Political Economy and Social Movements: Race, Class and Gender
Revised Last Updated: 09/02/2009
Fall and Winter quarters
Faculty Signature Required: Winter quarter.
Major areas of study include political economy, economics, history and sociology.
Class Standing: Sophomores or above; transfer students welcome.
Accepts Winter Enrollment: This program will accept new enrollment, with signature. Students should have knowledge of Fall Quarter material and will read or have read key texts. Admission will be based upon an interview and written response papers. Interested students should contact Peter Bohmer at firstname.lastname@example.org or 867-6594 or Larry Mosqueda at email@example.com or 867-6513.
In this program, we will examine the nature, development and concrete workings of modern capitalism as well as the interrelationship of race, class and gender in historical and contemporary contexts. In fall quarter, the U.S. experience will be the central focus, whereas winter quarter will have a global focus. Recurring themes will be the relationship among oppression, exploitation, social movements, reform and fundamental change, and the construction of alternatives to capitalism, nationally and globally. We will examine how social change has occurred in the past, present trends, and alternatives for the future. We will also examine different theoretical frameworks such as liberalism, Marxism, feminism, anarchism and neoclassical economics, and their explanations of the current U.S. and global political economy.
In fall quarter, we will begin with the colonization of Native North America, and the material and ideological foundations of the U.S. political economy, including the historical development of capitalism from the 18th century to the present. We will explore specific issues including the slave trade, racial, gender and economic inequality, the labor movement and the western push to "American Empire." We will also carefully examine the linkages from the past to the present between the economic core of capitalism, political and social structures, and gender, race and class relations. We will also study microeconomics principles from a neoclassical and a political economy perspective. Within microeconomics, we will study various topics and concepts such as the structure and failure of markets, work and wages, and the gender and racial division of labor.

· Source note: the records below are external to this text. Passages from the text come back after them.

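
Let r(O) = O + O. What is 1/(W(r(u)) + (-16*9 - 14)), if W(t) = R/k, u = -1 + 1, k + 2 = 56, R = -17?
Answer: -54/8549 ≈ -0.0063165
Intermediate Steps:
k = 54 (k = -2 + 56 = 54)
u = 0
r(O) = 2*O
W(t) = -17/54
1/(W(r(u)) + (-16*9 - 14)) = 1/(-17/54 + (-16*9 - 14)) = 1/(-17/54 + (-144 - 14)) = 1/(-17/54 - 158) = 1/(-8549/54) = -54/8549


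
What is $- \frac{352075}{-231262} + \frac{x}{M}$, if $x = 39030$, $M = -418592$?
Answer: $\frac{34587405635}{24201105776} \approx 1.4292$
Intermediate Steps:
$- \frac{352075}{-231262} + \frac{x}{M} = - \frac{352075}{-231262} + \frac{39030}{-418592} = \left(-352075\right) \left(- \frac{1}{231262}\right) + 39030 \left(- \frac{1}{418592}\right) = \frac{352075}{231262} - \frac{19515}{209296} = \frac{34587405635}{24201105776}$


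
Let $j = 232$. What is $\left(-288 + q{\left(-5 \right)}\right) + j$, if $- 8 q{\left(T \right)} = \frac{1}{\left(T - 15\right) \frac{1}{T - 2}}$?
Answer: $- \frac{8967}{160} \approx -56.044$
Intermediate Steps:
$q{\left(T \right)} = - \frac{-2 + T}{8 \left(-15 + T\right)}$ ($q{\left(T \right)} = - \frac{1}{8 \frac{T - 15}{T - 2}} = - \frac{1}{8 \frac{-15 + T}{-2 + T}} = - \frac{\frac{1}{-15 + T} \left(-2 + T\right)}{8} = - \frac{-2 + T}{8 \left(-15 + T\right)}$)
$\left(-288 + q{\left(-5 \right)}\right) + j = \left(-288 + \frac{2 - -5}{8 \left(-15 - 5\right)}\right) + 232 = \left(-288 + \frac{2 + 5}{8 \left(-20\right)}\right) + 232 = \left(-288 + \frac{1}{8} \left(- \frac{1}{20}\right) 7\right) + 232 = \left(-288 - \frac{7}{160}\right) + 232 = - \frac{46087}{160} + 232 = - \frac{8967}{160}$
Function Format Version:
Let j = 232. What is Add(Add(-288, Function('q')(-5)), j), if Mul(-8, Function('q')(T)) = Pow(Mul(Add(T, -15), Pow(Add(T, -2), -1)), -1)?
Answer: Rational(-8967, 160) ≈ -56.044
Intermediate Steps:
Function('q')(T) = Mul(Rational(-1, 8), Pow(Add(-15, T), -1), Add(-2, T)) (Function('q')(T) = Mul(Rational(-1, 8), Pow(Mul(Add(T, -15), Pow(Add(T, -2), -1)), -1)) = Mul(Rational(-1, 8), Pow(Mul(Add(-15, T), Pow(Add(-2, T), -1)), -1)) = Mul(Rational(-1, 8), Pow(Mul(Pow(Add(-2, T), -1), Add(-15, T)), -1)) = Mul(Rational(-1, 8), Mul(Pow(Add(-15, T), -1), Add(-2, T))) = Mul(Rational(-1, 8), Pow(Add(-15, T), -1), Add(-2, T)))
Add(Add(-288, Function('q')(-5)), j) = Add(Add(-288, Mul(Rational(1, 8), Pow(Add(-15, -5), -1), Add(2, Mul(-1, -5)))), 232) = Add(Add(-288, Mul(Rational(1, 8), Pow(-20, -1), Add(2, 5))), 232) = Add(Add(-288, Mul(Rational(1, 8), Rational(-1, 20), 7)), 232) = Add(Add(-288, Rational(-7, 160)), 232) = Add(Rational(-46087, 160), 232) = Rational(-8967, 160)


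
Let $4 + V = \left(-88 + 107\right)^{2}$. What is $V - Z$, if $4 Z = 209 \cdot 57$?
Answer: $- \frac{10485}{4} \approx -2621.3$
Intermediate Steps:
$Z = \frac{11913}{4}$ ($Z = \frac{209 \cdot 57}{4} = \frac{1}{4} \cdot 11913 = \frac{11913}{4} \approx 2978.3$)
$V = 357$ ($V = -4 + \left(-88 + 107\right)^{2} = -4 + 19^{2} = -4 + 361 = 357$)
$V - Z = 357 - \frac{11913}{4} = - \frac{10485}{4}$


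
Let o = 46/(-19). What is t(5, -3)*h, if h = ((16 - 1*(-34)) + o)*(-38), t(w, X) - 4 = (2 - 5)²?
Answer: -23504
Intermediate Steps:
o = -46/19 (o = 46*(-1/19) = -46/19 ≈ -2.4211)
t(w, X) = 13 (t(w, X) = 4 + (2 - 5)² = 4 + (-3)² = 4 + 9 = 13)
h = -1808 (h = ((16 - 1*(-34)) - 46/19)*(-38) = ((16 + 34) - 46/19)*(-38) = (50 - 46/19)*(-38) = (904/19)*(-38) = -1808)
t(5, -3)*h = 13*(-1808) = -23504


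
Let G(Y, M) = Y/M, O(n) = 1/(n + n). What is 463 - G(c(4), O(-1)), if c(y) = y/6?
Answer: 1393/3 ≈ 464.33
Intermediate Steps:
O(n) = 1/(2*n)
c(y) = y/6 (c(y) = y*(1/6) = y/6)
463 - G(c(4), O(-1)) = 463 - (1/6)*4/((1/2)/(-1)) = 463 - 2/(3*((1/2)*(-1))) = 463 - 2/(3*(-1/2)) = 463 - 2*(-2)/3 = 463 - 1*(-4/3) = 463 + 4/3 = 1393/3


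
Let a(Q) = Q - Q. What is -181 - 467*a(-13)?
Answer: -181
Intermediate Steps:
a(Q) = 0
-181 - 467*a(-13) = -181 - 467*0 = -181 + 0 = -181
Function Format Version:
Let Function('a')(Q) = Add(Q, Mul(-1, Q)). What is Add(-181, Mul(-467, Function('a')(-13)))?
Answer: -181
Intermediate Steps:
Function('a')(Q) = 0
Add(-181, Mul(-467, Function('a')(-13))) = Add(-181, Mul(-467, 0)) = Add(-181, 0) = -181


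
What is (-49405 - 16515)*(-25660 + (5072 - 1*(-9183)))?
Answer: 751817600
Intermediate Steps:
(-49405 - 16515)*(-25660 + (5072 - 1*(-9183))) = -65920*(-25660 + (5072 + 9183)) = -65920*(-25660 + 14255) = -65920*(-11405) = 751817600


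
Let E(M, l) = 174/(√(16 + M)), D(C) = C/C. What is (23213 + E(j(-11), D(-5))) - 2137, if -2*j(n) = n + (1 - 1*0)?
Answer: 21076 + 58*√21/7 ≈ 21114.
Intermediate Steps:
D(C) = 1
j(n) = -½ - n/2 (j(n) = -(n + (1 - 1*0))/2 = -(n + (1 + 0))/2 = -(n + 1)/2 = -(1 + n)/2 = -½ - n/2)
E(M, l) = 174/√(16 + M)
(23213 + E(j(-11), D(-5))) - 2137 = (23213 + 174/√(16 + (-½ - ½*(-11)))) - 2137 = (23213 + 174/√(16 + (-½ + 11/2))) - 2137 = (23213 + 174/√(16 + 5)) - 2137 = (23213 + 174/√21) - 2137 = (23213 + 174*(√21/21)) - 2137 = (23213 + 58*√21/7) - 2137 = 21076 + 58*√21/7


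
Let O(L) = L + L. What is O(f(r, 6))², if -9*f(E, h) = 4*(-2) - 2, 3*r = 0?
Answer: 400/81 ≈ 4.9383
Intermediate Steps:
r = 0 (r = (⅓)*0 = 0)
f(E, h) = 10/9 (f(E, h) = -(4*(-2) - 2)/9 = -(-8 - 2)/9 = -⅑*(-10) = 10/9)
O(L) = 2*L
O(f(r, 6))² = (2*(10/9))² = (20/9)² = 400/81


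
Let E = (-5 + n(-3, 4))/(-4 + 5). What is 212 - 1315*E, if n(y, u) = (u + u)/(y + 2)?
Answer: 17307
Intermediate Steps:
n(y, u) = 2*u/(2 + y) (n(y, u) = (2*u)/(2 + y) = 2*u/(2 + y))
E = -13 (E = (-5 + 2*4/(2 - 3))/(-4 + 5) = (-5 + 2*4/(-1))/1 = (-5 + 2*4*(-1))*1 = (-5 - 8)*1 = -13*1 = -13)
212 - 1315*E = 212 - 1315*(-13) = 212 - 263*(-65) = 212 + 17095 = 17307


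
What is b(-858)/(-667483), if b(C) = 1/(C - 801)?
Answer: 1/1107354297 ≈ 9.0305e-10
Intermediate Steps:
b(C) = 1/(-801 + C)
b(-858)/(-667483) = 1/(-801 - 858*(-667483)) = -1/667483/(-1659) = -1/1659*(-1/667483) = 1/1107354297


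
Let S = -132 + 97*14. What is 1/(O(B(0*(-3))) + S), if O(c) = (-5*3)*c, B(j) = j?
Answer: 1/1226 ≈ 0.00081566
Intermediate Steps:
O(c) = -15*c
S = 1226 (S = -132 + 1358 = 1226)
1/(O(B(0*(-3))) + S) = 1/(-0*(-3) + 1226) = 1/(-15*0 + 1226) = 1/(0 + 1226) = 1/1226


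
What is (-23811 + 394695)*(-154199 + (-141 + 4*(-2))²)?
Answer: -48955946232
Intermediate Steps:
(-23811 + 394695)*(-154199 + (-141 + 4*(-2))²) = 370884*(-154199 + (-141 - 8)²) = 370884*(-154199 + (-149)²) = 370884*(-154199 + 22201) = 370884*(-131998) = -48955946232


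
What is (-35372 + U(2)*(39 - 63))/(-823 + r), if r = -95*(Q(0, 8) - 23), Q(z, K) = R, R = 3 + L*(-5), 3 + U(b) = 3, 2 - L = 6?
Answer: 35372/823 ≈ 42.979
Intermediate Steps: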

In winter quarter, we will examine the interrelationship between the U.S. political economy and the changing global system, as well as U.S. foreign policy. We will study the causes and consequences of the globalization of capital and its effects in our daily lives, international migration, the role of multilateral institutions and the meaning of various trade agreements and regional organizations and alliances. This program will also analyze the response of feminist, environmental and peace movements in opposing this emerging global order in countries such as Venezuela and Bolivia. We will look at alternatives to neoliberal capitalism including socialism, participatory economies and community-based economies. We will study macroeconomic theory and policy and examine key components of Keynesian economics. We will study the determinants and impact of inflation and unemployment and various indicators of economic well-being. Students will be introduced to competing theories of international trade and finance in the context of examining their applicability in the global South and North.
Credits: 16 per quarter
Special Expenses: $40 fee for conference registration and transportation.
Program is preparatory for careers and future studies in political science, education, labor and community organizing, law and international solidarity.